2019.04.06

丹羽、張本、石川が決勝トーナメント進出。涙の平野はプレーオフへ<アジアカップ>

平野美宇 Photo:Itaru Chiba


 卓球のアジアNo.1を決める「ITTF-ATTUアジアカップ」<4月5〜7日/横浜>が横浜文化会館で5日に開幕し、予選リーグ(第1ステージ)を終えた。男女とも4人ずつグループA〜Dに分かれて行われた予選リーグで1位通過を果たした日本人選手は男子グループCの丹羽孝希(スヴェンソン)。

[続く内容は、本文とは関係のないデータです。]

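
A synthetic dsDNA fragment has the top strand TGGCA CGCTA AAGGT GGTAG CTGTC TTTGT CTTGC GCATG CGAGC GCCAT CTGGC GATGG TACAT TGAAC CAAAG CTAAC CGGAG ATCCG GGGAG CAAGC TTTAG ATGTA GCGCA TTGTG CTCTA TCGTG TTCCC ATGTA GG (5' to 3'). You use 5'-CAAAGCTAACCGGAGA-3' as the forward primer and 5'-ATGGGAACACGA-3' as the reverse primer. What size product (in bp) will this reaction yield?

67 bp

The forward primer matches the template at positions 71–86.
The reverse primer's reverse complement is TCGTGTTCCCAT, which matches the template at positions 126–137.
Amplicon spans positions 71–137: 67 bp.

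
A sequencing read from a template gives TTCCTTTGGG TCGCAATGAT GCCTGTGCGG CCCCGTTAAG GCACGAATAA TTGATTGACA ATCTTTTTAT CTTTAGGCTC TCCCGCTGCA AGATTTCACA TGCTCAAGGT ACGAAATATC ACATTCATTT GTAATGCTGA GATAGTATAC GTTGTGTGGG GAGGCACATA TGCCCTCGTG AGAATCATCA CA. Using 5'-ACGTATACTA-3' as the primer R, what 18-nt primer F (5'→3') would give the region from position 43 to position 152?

The reverse primer's reverse complement TAGTATACGT matches the template at positions 143–152; the product starts at position 43.
The forward primer is identical to the top strand over positions 43–60: ACGAATAATTGATTGACA.

5'-ACGAATAATTGATTGACA-3'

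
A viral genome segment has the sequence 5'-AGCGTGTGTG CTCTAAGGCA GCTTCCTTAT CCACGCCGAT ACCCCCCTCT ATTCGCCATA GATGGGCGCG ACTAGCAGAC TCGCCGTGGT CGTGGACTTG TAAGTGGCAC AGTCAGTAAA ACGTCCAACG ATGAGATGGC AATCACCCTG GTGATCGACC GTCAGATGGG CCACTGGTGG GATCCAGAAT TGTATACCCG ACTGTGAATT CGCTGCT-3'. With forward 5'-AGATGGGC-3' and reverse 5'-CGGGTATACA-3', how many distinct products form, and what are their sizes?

The forward primer AGATGGGC matches the top strand at positions 60–67, 164–171.
The reverse primer's reverse complement is TGTATACCCG, matching at positions 191–200.
Each forward site pairs with the reverse site to give a product ending at position 200: sizes 141, 37 bp.

Two products: 141 bp, 37 bp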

韓国のエース、イサンスをゲームカウント3-1(予選リーグは5ゲームマッチ)で倒すなどの活躍で、6日に始まる決勝トーナメント(第2ステージ。7ゲームマッチ)準々決勝へ駒を進めた。決勝トーナメントの初戦では香港の黃鎮廷と対戦する。

丹羽孝希 Photo:Itaru Chiba


 2位通過で決勝トーナメント準々決勝へ進んだのは男子グループBの張本智和(木下グループ)と女子グループCの石川佳純(全農)だ。五輪や世界卓球の金メダリストである馬龍と約10カ月ぶりに対戦した張本は先に1ゲームを奪われるも、すぐさま2ゲーム目を奪い返しゲームカウント1-1で馬龍に並んだ。だが3ゲーム目からは「馬龍選手のサービス・レシーブが厳しくなった。チキータも待たれたりした」と張本が話すように馬龍の攻めが加速。凄まじい威力のフォアハンドドライブやカウンターで張本の追撃を封じ、ゲームカウント3-1で勝利した。試合を終えた張本は「すべてのところで相手の方が一枚上だったと思う」と振り返った。

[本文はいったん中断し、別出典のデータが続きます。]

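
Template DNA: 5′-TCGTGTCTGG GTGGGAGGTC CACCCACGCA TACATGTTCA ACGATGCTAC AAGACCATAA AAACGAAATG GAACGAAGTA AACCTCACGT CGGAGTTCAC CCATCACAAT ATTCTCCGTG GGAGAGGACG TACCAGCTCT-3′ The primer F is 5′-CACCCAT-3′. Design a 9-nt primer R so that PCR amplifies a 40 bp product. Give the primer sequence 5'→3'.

The forward primer binds at positions 98–104, so a 40 bp product ends at position 98 + 40 − 1 = 137.
The reverse primer anneals to the top strand over positions 129–137, i.e. to CGTACCAGC.
Its sequence written 5'→3' is the reverse complement: GCTGGTACG.

5'-GCTGGTACG-3'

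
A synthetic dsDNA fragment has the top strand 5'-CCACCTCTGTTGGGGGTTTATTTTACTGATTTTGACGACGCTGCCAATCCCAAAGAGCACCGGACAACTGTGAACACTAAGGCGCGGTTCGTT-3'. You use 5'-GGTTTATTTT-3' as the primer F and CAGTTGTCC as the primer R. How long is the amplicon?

Scanning the template, GGTTTATTTT occurs at positions 15–24; this primer anneals to the bottom strand there with its 3' end pointing downstream.
Reverse complement of the reverse primer: GGACAACTG. This occurs on the top strand at positions 62–70.
Amplicon spans positions 15–70: 56 bp.

56 bp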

 一方、女子世界ランク2位の朱雨玲(中国)と同じグループAに入った平野美宇(日本生命)は、その朱雨玲にゲームカウント1-3で敗退。3試合目に対戦した香港の杜凱琹にもゲームオールで負けてしまい、予選リーグ1勝2敗で3位に沈み、6日朝に行われる「チャレンジ」と呼ばれるプレーオフへ回った。チャレンジでは各グループ3位の選手とコンチネンタルグループと呼ばれるグループDで1位だった選手の計4人でトーナメントを行い、勝ち上がった2人が決勝トーナメント準々決勝へ進む。

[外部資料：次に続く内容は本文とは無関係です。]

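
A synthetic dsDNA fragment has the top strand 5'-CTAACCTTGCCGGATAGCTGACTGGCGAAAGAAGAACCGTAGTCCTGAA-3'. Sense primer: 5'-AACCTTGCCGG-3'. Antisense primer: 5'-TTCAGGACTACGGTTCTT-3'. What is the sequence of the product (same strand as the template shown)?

Forward primer AACCTTGCCGG is found on the top strand at positions 3–13.
Reverse complement of the reverse primer: AAGAACCGTAGTCCTGAA. This occurs on the top strand at positions 32–49.
The product is the template from position 3 through 49 (47 bp).

5'-AACCTTGCCGGATAGCTGACTGGCGAAAGAAGAACCGTAGTCCTGAA-3'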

予選リーグを終えた直後の平野は、「3年連続で最後、杜凱琹選手に負けてしまってすごく悔しい。予選リーグ1位か2位が目標だったので……」と声を詰まらせたが、実はアジアカップでは昨年、一昨年もチャレンジに回り、そこから決勝トーナメント準々決勝に進んだ実績がある。今回も平野の持ち前の底力に期待したい。